Outre le cannabis, que son gouvernement a légalisé en 2018, Justin Trudeau est conservateur sur la question des drogues. Dans le passé, il l’a dit clairement au journaliste Sam Fenn : “Je ne suis pas d’accord avec l’assouplissement de l’interdiction des drogues plus dures”. Son gouvernement semble également avoir peur de sa propre bureaucratie, de son caucus, de la police et du public en matière de dépénalisation. Cette position est particulièrement déconcertante, sans courage et cruelle étant donné que près de 60 % du pays soutient la dépénalisation de toutes les drogues.
Le Canada doit adopter une politique nationale de décriminalisation des drogues avec des seuils guidés par les consommateurs de drogues, les défenseurs et les experts de la santé – et non par des bureaucrates tièdes, des politiciens de carrière et des policiers. Le gouvernement Trudeau dit régulièrement qu’il se soucie de l’élaboration de politiques fondées sur des données probantes. Mais quand ils s’assoient et laissent les gens mourir tout en laissant la bonne décision sur l’étagère, leur prétendu engagement envers le bon sens met à rude épreuve la crédulité. Bien que l’exemption de la Colombie-Britannique en aidera certains – et servira peut-être de preuve de concept pour quelque chose dont nous savons déjà qu’il fonctionne –, ce n’est pas suffisant. Il en va de même pour les programmes pilotes d’approvisionnement sécuritaire. Ces politiques qui sauvent des vies ne doivent pas être présentées comme des mesures palliatives et des promesses d’efforts futurs – elles doivent être mises en œuvre immédiatement et universellement.

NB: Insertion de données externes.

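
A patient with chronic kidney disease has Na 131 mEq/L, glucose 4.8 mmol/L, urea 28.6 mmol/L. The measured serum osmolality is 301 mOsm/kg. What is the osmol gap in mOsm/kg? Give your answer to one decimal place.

5.6 mOsm/kg

Calculated osmolality = 2·Na + glucose + urea
= 2·131 + 4.8 + 28.6
= 262 + 4.80 + 28.60
= 295.4 mOsm/kg ≈ 295.4 mOsm/kg
Osmolar gap = measured − calculated = 301 − 295.4 = 5.6 mOsm/kg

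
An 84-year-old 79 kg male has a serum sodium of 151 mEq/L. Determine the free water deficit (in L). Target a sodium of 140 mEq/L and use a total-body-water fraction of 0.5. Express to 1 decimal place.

3.1 L

TBW = 0.5 · 79 = 39.5 L
Free water deficit = TBW · (Na/140 − 1)
= 39.5 · (151/140 − 1)
= 39.5 · 0.0786
= 3.1 L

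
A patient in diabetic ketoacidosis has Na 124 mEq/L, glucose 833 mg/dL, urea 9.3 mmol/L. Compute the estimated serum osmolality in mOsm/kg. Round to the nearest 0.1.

Calculated osmolality = 2·Na + glucose/18 + urea
= 2·124 + 833/18 + 9.3
= 248 + 46.28 + 9.30
= 303.58 mOsm/kg

303.6 mOsm/kg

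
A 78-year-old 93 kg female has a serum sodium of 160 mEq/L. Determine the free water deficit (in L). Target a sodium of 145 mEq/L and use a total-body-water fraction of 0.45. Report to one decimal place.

TBW = 0.45 · 93 = 41.85 L
Free water deficit = TBW · (Na/145 − 1)
= 41.85 · (160/145 − 1)
= 41.85 · 0.1034
= 4.33 L

4.3 L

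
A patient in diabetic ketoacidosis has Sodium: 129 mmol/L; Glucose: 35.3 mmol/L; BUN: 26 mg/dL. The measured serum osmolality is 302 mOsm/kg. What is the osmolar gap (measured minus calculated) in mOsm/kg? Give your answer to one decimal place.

Calculated osmolality = 2·Na + glucose + BUN/2.8
= 2·129 + 35.3 + 26/2.8
= 258 + 35.30 + 9.29
= 302.59 mOsm/kg ≈ 302.6 mOsm/kg
Osmolar gap = measured − calculated = 302 − 302.6 = -0.6 mOsm/kg

-0.6 mOsm/kg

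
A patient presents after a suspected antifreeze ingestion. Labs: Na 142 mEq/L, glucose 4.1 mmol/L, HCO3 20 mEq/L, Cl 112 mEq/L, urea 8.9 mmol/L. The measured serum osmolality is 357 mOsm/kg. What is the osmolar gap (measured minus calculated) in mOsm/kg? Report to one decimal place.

60.0 mOsm/kg

Calculated osmolality = 2·Na + glucose + urea
= 2·142 + 4.1 + 8.9
= 284 + 4.10 + 8.90
= 297 mOsm/kg ≈ 297.0 mOsm/kg
Osmolar gap = measured − calculated = 357 − 297.0 = 60.0 mOsm/kg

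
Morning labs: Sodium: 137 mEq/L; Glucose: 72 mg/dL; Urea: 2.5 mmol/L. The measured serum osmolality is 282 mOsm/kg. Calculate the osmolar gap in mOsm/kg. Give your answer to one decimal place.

Calculated osmolality = 2·Na + glucose/18 + urea
= 2·137 + 72/18 + 2.5
= 274 + 4 + 2.50
= 280.5 mOsm/kg ≈ 280.5 mOsm/kg
Osmolar gap = measured − calculated = 282 − 280.5 = 1.5 mOsm/kg

1.5 mOsm/kg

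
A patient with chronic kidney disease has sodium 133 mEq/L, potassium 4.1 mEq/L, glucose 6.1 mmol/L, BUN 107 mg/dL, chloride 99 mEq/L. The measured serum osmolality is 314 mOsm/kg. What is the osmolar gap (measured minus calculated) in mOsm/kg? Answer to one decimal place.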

Comme le dit Mullins à propos d’une meilleure politique antidrogue, « les gouvernements, que ce soit au Canada ou en Colombie-Britannique, prennent cela en si petites bouchées. Et chaque fois que nous laissons passer un autre mois ou que nous avons une autre petite bouchée ou un projet pilote ou une augmentation, tous les décès continuent. Cette tergiversation mortelle pourrait prendre fin si le gouvernement Trudeau trouvait le courage de faire la bonne chose – et populaire. Mettre fin à la guerre contre la drogue et les toxicomanes à l’échelle nationale est la mesure la plus rapide et la plus complète que nous puissions prendre pour sauver des vies. La dépénalisation complète en vue de la légalisation, l’approvisionnement sûr, la dépollution de la consommation de drogues et les sites de consommation sûrs sont des politiques qui fonctionnent. Le Canada ne devrait pas perdre un moment de plus, ou sa vie, à attendre de faire ce qu’il faut.